Il dissesto di alcune banche, piccole ma capaci di produrre gravi danni alle persone che in esse hanno avuto fiducia, sta per essere sovrastato dalla lotta politica contro il Governo e il ministro Maria Elena Boschi della quale le opposizioni chiedono le dimissioni con una mozione di sfiducia individuale.
La lettura della vicenda – per quanto riguarda la posizione del ministro Maria Elena Boschi – raramente segue linee di ragionevolezza, quanto meno nei talk show televisivi. Tanto che le posizioni si dividono tra garantisti e giustizialisti, sul tema se in questo caso le colpe dei padri possano ricadere sulla figlia.
Le colpe del signor Pier Luigi Boschi, padre del ministro, non sono state ancora compiutamente dimostrate.
Quel che si sa, è che agli inizi del 2015 gli amministratori della banca sono stati colpiti da sanzioni amministrative pecuniarie per violazione delle regole inerenti alla governance interna, ai controlli e alla trasparenza, compreso Pier Luigi Boschi per 144 mila euro. Dopo di che la banca in difficoltà è stata commissariata.
Ma non si tratta di questo. È evidente che le responsabilità sia amministrative che penali sono personali, e che Maria Elena Boschi non ha nessuna colpa di quanto eventualmente imputabile al padre (va detto che del comportamento di Pier Luigi Boschi come amministratore non sappiamo nulla, e che la sanzione della Banca d’Italia non ci dà informazioni sul suo contributo individuale, positivo o negativo).
Né vi è alcuna ragione di opportunità, etica o politica, che sconsigli il proseguimento della sua attività di ministro.
Il punto è un altro. Il governo ha adottato provvedimenti nei confronti di quattro banche, una della quali è la Banca dell’Etruria, alla quale uno dei suoi ministri è interessato, sia come azionista, sia per i suoi rapporti familiari. In questi casi – di potenziale conflitto di interessi – scatta l’obbligo legale di astensione, che è un principio del nostro ordinamento, e l’obbligo etico di non influire in alcun modo sulle decisioni da assumere. Dalle notizie di stampa l’astensione sarebbe effettivamente avvenuta e nulla consente di pensare che vi siano state pressioni illecite sul governo.
Dunque la richiesta di dimissioni di Maria Elena Boschi da ministro non ha alcun fondamento, né di diritto, né di mera opportunità politica.

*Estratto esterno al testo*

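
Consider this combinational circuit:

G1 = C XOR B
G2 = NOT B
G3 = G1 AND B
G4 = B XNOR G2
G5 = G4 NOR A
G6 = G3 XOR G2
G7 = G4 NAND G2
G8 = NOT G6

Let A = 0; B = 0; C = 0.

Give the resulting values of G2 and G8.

G1 = C XOR B = 0 XOR 0 = 0
G2 = NOT B = NOT 0 = 1
G3 = G1 AND B = 0 AND 0 = 0
G6 = G3 XOR G2 = 0 XOR 1 = 1
G8 = NOT G6 = NOT 1 = 0

G2 = 1; G8 = 0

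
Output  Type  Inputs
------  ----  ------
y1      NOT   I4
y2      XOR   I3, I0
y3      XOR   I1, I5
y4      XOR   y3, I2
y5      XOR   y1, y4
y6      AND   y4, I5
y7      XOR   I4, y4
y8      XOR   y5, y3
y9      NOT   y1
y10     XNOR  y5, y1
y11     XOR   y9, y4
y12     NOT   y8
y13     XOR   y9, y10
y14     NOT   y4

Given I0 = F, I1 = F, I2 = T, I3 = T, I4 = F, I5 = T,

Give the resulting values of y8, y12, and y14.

y1 = NOT I4 = NOT F = T
y3 = I1 XOR I5 = F XOR T = T
y4 = y3 XOR I2 = T XOR T = F
y5 = y1 XOR y4 = T XOR F = T
y8 = y5 XOR y3 = T XOR T = F
y12 = NOT y8 = NOT F = T
y14 = NOT y4 = NOT F = T

y8 = F, y12 = T, y14 = T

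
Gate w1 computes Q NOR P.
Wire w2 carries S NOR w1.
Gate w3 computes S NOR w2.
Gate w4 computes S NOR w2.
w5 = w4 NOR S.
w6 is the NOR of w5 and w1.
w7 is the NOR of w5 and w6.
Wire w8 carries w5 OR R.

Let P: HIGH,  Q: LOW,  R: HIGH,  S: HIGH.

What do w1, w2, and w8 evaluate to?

w1 = LOW; w2 = LOW; w8 = HIGH

w1 = Q NOR P = LOW NOR HIGH = LOW
w2 = S NOR w1 = HIGH NOR LOW = LOW
w4 = S NOR w2 = HIGH NOR LOW = LOW
w5 = w4 NOR S = LOW NOR HIGH = LOW
w8 = w5 OR R = LOW OR HIGH = HIGH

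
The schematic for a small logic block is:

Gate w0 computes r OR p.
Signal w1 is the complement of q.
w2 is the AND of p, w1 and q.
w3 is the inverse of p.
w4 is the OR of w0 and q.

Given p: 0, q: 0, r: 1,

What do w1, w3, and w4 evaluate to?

w0 = r OR p = 1 OR 0 = 1
w1 = NOT q = NOT 0 = 1
w3 = NOT p = NOT 0 = 1
w4 = w0 OR q = 1 OR 0 = 1

w1 = 1  w3 = 1  w4 = 1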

Ma la questione non finisce qui. Poiché il conflitto di interessi potenzialmente sussiste, la regola da rispettare in questi casi è quella dell’assoluta trasparenza: la dimostrazione che il trattamento fatto alla Banca dell’Etruria è lo stesso delle altre tre banche, che nessun regime di favore vi è stato. Se si guarda al decreto legge 183 il trattamento fatto alle quattro banche è uguale per tutte. Ma non mancano insinuazioni in senso contrario.
Per questa ragione non basta reagire sdegnati. Occorre mettere a disposizione tutte le informazioni necessarie a fugare ogni dubbio.

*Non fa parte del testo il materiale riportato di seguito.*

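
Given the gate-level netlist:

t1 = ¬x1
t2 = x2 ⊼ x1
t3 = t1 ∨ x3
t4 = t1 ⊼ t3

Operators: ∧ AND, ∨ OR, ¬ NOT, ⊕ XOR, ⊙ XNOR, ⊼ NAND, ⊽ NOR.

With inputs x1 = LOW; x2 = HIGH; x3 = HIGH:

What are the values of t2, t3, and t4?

t1 = NOT x1 = NOT LOW = HIGH
t2 = x2 NAND x1 = HIGH NAND LOW = HIGH
t3 = t1 OR x3 = HIGH OR HIGH = HIGH
t4 = t1 NAND t3 = HIGH NAND HIGH = LOW

t2 = HIGH; t3 = HIGH; t4 = LOW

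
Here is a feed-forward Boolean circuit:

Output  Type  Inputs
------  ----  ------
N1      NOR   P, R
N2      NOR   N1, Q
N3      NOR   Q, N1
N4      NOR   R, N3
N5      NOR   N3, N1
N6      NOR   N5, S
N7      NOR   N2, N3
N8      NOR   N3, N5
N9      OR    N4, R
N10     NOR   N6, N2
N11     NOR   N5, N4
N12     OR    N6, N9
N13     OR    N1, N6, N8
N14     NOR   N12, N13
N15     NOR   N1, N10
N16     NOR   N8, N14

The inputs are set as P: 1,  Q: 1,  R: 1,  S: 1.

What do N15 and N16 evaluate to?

N1 = P NOR R = 1 NOR 1 = 0
N2 = N1 NOR Q = 0 NOR 1 = 0
N3 = Q NOR N1 = 1 NOR 0 = 0
N4 = R NOR N3 = 1 NOR 0 = 0
N5 = N3 NOR N1 = 0 NOR 0 = 1
N6 = N5 NOR S = 1 NOR 1 = 0
N8 = N3 NOR N5 = 0 NOR 1 = 0
N9 = N4 OR R = 0 OR 1 = 1
N10 = N6 NOR N2 = 0 NOR 0 = 1
N12 = N6 OR N9 = 0 OR 1 = 1
N13 = N1 OR N6 OR N8 = 0 OR 0 OR 0 = 0
N14 = N12 NOR N13 = 1 NOR 0 = 0
N15 = N1 NOR N10 = 0 NOR 1 = 0
N16 = N8 NOR N14 = 0 NOR 0 = 1

N15 = 0, N16 = 1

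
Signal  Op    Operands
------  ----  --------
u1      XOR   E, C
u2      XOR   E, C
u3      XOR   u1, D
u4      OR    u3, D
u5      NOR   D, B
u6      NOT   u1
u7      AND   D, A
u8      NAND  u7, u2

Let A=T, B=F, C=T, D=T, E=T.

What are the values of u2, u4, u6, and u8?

u1 = E XOR C = T XOR T = F
u2 = E XOR C = T XOR T = F
u3 = u1 XOR D = F XOR T = T
u4 = u3 OR D = T OR T = T
u6 = NOT u1 = NOT F = T
u7 = D AND A = T AND T = T
u8 = u7 NAND u2 = T NAND F = T

u2 = F; u4 = T; u6 = T; u8 = T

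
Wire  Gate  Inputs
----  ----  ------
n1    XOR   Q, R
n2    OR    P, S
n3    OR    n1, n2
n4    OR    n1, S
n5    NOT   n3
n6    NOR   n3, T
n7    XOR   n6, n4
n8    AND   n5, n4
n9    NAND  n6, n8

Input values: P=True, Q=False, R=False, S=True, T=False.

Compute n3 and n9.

n3 = True, n9 = True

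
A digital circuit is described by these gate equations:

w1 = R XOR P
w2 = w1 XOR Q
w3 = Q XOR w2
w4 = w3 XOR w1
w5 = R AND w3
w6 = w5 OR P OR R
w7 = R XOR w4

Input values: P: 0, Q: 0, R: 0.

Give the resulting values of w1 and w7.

w1 = R XOR P = 0 XOR 0 = 0
w2 = w1 XOR Q = 0 XOR 0 = 0
w3 = Q XOR w2 = 0 XOR 0 = 0
w4 = w3 XOR w1 = 0 XOR 0 = 0
w7 = R XOR w4 = 0 XOR 0 = 0

w1 = 0, w7 = 0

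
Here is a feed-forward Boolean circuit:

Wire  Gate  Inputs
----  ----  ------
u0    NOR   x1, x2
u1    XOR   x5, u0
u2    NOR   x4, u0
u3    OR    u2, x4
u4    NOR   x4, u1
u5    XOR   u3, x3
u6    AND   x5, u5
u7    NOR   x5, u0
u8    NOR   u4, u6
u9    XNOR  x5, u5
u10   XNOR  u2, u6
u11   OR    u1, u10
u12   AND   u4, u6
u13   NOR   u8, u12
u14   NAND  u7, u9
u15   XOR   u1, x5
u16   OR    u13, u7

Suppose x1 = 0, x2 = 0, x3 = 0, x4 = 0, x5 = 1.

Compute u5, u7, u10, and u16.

u0 = x1 NOR x2 = 0 NOR 0 = 1
u1 = x5 XOR u0 = 1 XOR 1 = 0
u2 = x4 NOR u0 = 0 NOR 1 = 0
u3 = u2 OR x4 = 0 OR 0 = 0
u4 = x4 NOR u1 = 0 NOR 0 = 1
u5 = u3 XOR x3 = 0 XOR 0 = 0
u6 = x5 AND u5 = 1 AND 0 = 0
u7 = x5 NOR u0 = 1 NOR 1 = 0
u8 = u4 NOR u6 = 1 NOR 0 = 0
u10 = u2 XNOR u6 = 0 XNOR 0 = 1
u12 = u4 AND u6 = 1 AND 0 = 0
u13 = u8 NOR u12 = 0 NOR 0 = 1
u16 = u13 OR u7 = 1 OR 0 = 1

u5 = 0  u7 = 0  u10 = 1  u16 = 1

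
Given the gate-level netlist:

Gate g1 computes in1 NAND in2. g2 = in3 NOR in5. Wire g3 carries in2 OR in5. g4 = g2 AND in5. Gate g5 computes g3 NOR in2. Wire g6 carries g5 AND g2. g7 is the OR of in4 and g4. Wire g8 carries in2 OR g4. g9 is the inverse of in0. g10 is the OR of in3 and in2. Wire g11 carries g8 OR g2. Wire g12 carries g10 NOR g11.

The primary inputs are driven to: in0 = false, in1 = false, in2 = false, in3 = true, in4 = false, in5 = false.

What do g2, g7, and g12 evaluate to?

g2 = false, g7 = false, g12 = false

g2 = in3 NOR in5 = true NOR false = false
g4 = g2 AND in5 = false AND false = false
g7 = in4 OR g4 = false OR false = false
g8 = in2 OR g4 = false OR false = false
g10 = in3 OR in2 = true OR false = true
g11 = g8 OR g2 = false OR false = false
g12 = g10 NOR g11 = true NOR false = false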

È invece demenziale accusare il governo (anche questo si è sentito nei talk show), di aver adottato il decreto legge 183, con il quale si provvede alla “sistemazione” per quanto possibile della crisi delle quattro banche, prima del 1 gennaio 2016. Da quella data scattano nuove regole che “puniscono” più pesantemente i clienti di quelle banche. Bene ha fatto il governo a provvedere prima.